In a barefaced encore of Muhammad Bazar riots where the police looked the other way when members of one community attacked the other Mamata Banerjee Government has once again preferred to maintain a spiteful calm over the last week’s communal violence perpetrated at Dhulagarh in Howrah district south-west off Kolkata.
The incident took place on the day following Prophet Muhammad’s birthday even as members of one community taking part in a religious procession threw stones and hurled bombs on other community triggering a faceoff.
Subsequently at least 60 houses were torched and many people injured in a 5-hour-long violence while the district administration watched the violence from a distance. “Such was the scenario that even the policemen were fired at when they tried to intervene,” locals who fled the area said.
The police waited endlessly for “orders from above,” which never came.
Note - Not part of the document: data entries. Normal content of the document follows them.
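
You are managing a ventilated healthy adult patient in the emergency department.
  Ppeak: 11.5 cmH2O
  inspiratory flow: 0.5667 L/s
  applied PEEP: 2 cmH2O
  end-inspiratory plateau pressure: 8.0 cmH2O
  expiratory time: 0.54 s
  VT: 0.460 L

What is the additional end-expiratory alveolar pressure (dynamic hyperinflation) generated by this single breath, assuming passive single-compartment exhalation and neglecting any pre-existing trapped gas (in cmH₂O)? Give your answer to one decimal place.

1.9

R = (PIP − Pplat)/V̇ = (11.5 − 8.0) / 0.5667 = 3.5/0.5667 = 6.176 cmH2O·s/L.
C = Vt/(Pplat − PEEP) = 460.0 / (8.0 − 2) = 460.0/6.0 = 76.667 mL/cmH2O.
τ = R × C = 6.176 × 0.07667 L/cmH2O = 0.4735 s.
Fraction remaining = e^(−Te/τ) = e^(−0.54/0.4735) = 0.3197; trapped volume = 460.0 × 0.3197 = 147.06 mL.
Additional alveolar pressure from trapping ≈ V_trapped / C = 147.06 / 76.667 = 1.918 cmH2O.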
Many victims of the riot fled their homes and had still not returned, sources said adding the police were not acting because the attackers constituted the voters of the Trinamool Government.
When contacted the senior officials in the State Police refused elaborate comments saying only “there was a minor incident which has been controlled.”
Curiously the Chief Minister on Monday thundered from a public rally at Bankura that she would not tolerate attempts to fan communal riots in Bengal. “Her out-of-the-context reference to communal violence only strengthens the argument that she is hiding the Dhulagarh story,” a local who had currently taken shelter at Behala in South Kolkata said.
Incidentally Dhulagarh is barely 20 km from State secretariat at Nabanna.